You’re awesome because you are kind. Every single one of you I’ve ever met is incredibly kind. Some people will tell you that’s not important to a life making art. You should suggest (kindly) that they go to bed. Kindness is essential. It’s how you keep not just yourself going but how you keep your compatriots afloat. Remember those hard times I was talking about? Who are you going to call? Who’s going to tell you it’s going to be okay? And who will tell you it’s time to move on? Other writers, that’s who. The people you’ve held up. Not just your closest friends but also the person sitting alone at supper at that residency or the writer who annoys the heck out of you but whose work, you know, is essential to the world.
For those of you who are thinking, “I’m totally not kind.” Maybe give it a shot. Variety is the spice of life.
And you are awesome because you are honest. Which is the twin and boon companion of kindness. In workshop and in our letters I’ve watched you push back and delve in as a means of helping your classmates and myself be our best selves our best minds. Keep that up. Your valiant honesty.
You’re awesome because you are balancing so many things. And it feels impossible a lot of the time. But look at you, right there, doing it. You’re better off than most grad students I know because you’ve always had to balance two or three different lives. Remember that when you feel like it’s all falling apart. You’ve been to the circus. You’re a freakin aerialist.
You are awesome because if I were to make some obscure literary reference at this moment, you’d probably know what it was. And if you didn’t know you’d go find out.

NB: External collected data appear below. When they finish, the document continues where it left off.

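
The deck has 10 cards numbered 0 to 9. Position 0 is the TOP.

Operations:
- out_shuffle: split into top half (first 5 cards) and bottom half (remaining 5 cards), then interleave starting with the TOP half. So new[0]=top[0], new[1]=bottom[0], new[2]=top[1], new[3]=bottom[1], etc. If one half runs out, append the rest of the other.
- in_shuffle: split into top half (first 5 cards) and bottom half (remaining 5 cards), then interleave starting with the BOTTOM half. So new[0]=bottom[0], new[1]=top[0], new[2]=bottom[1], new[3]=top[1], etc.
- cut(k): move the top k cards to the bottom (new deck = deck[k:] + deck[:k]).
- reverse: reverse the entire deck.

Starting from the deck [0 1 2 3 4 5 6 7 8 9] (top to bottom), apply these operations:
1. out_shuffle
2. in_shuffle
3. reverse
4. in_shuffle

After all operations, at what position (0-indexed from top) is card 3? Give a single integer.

Answer: 4

Derivation:
After op 1 (out_shuffle): [0 5 1 6 2 7 3 8 4 9]
After op 2 (in_shuffle): [7 0 3 5 8 1 4 6 9 2]
After op 3 (reverse): [2 9 6 4 1 8 5 3 0 7]
After op 4 (in_shuffle): [8 2 5 9 3 6 0 4 7 1]
Card 3 is at position 4.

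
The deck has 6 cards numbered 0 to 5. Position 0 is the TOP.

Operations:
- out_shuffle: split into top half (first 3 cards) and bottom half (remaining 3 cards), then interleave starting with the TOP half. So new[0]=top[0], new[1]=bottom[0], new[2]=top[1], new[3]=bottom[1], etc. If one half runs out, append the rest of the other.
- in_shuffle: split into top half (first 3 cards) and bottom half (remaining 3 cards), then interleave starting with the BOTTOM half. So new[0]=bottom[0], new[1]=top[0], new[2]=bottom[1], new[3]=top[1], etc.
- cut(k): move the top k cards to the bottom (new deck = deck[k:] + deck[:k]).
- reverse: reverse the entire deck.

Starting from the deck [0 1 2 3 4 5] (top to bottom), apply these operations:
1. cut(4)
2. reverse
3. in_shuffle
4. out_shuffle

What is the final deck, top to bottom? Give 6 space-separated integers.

After op 1 (cut(4)): [4 5 0 1 2 3]
After op 2 (reverse): [3 2 1 0 5 4]
After op 3 (in_shuffle): [0 3 5 2 4 1]
After op 4 (out_shuffle): [0 2 3 4 5 1]

Answer: 0 2 3 4 5 1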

And then you’d annotate it.
You’re awesome because you’re willing to be yourself. I think that’s what I admire most about you. You take in all this knowledge and then I see you making work that so specifically and magnificently yours.

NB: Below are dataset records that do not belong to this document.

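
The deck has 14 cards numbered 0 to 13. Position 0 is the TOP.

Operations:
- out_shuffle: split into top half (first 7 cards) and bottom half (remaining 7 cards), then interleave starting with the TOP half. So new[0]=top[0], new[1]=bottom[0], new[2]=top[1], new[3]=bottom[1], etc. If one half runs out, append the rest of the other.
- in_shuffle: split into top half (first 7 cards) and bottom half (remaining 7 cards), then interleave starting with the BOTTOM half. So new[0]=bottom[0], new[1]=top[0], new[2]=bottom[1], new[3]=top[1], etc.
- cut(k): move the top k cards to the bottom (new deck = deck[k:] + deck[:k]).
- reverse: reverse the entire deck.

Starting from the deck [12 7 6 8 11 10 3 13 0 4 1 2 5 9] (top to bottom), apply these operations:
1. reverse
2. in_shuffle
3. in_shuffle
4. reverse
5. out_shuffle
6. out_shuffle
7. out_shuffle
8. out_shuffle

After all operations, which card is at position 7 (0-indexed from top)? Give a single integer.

After op 1 (reverse): [9 5 2 1 4 0 13 3 10 11 8 6 7 12]
After op 2 (in_shuffle): [3 9 10 5 11 2 8 1 6 4 7 0 12 13]
After op 3 (in_shuffle): [1 3 6 9 4 10 7 5 0 11 12 2 13 8]
After op 4 (reverse): [8 13 2 12 11 0 5 7 10 4 9 6 3 1]
After op 5 (out_shuffle): [8 7 13 10 2 4 12 9 11 6 0 3 5 1]
After op 6 (out_shuffle): [8 9 7 11 13 6 10 0 2 3 4 5 12 1]
After op 7 (out_shuffle): [8 0 9 2 7 3 11 4 13 5 6 12 10 1]
After op 8 (out_shuffle): [8 4 0 13 9 5 2 6 7 12 3 10 11 1]
Position 7: card 6.

Answer: 6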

For my part the first 13 drafts of this talk basically stunk because I was trying to sound like someone else.
The draft right before this one was awesome.
On my third day as a grad student at Columbia University my teacher and future mentor Richard Howard walked into our classroom, looked around, and said, “Saying you are a famous poet is like saying you are a famous mushroom.”
I think over half of the class was pretty offended. What kind of person walks into a room and says something like that to, let’s face it a bunch of people so clearly destined for greatness.
But I thought, “That’s awesome.” And I think that every single day because that’s how often I remember him saying it. Because we’re all mushrooms and mushrooms are great. Around the 10th draft of this talk I found Mycologist Paul Stamets TED talk, “6 Ways Mushrooms Can Save the World.” Here are some things about us:
We make networks in the darkness that provide sustenance not only to our mushroom community but to all surrounding eco-systems. Some as far as 100 miles away.
We make our own fuel.
Remember when that giant asteroid hit the earth millions of years ago and all the dinosaurs and everything else died? Well, we survived. And for one shining moment we inherited the earth. (God, I miss those days)
Also, we can (apparently) cure the common cold.
You’re going to find yourself in lots of dark woods. There will be ice ages and years with no summer. It’s okay. You’ve got this. You’re a Lion’s Mane. You’re a Hen of the Woods. You are awesome. You are growing and surviving and making a world.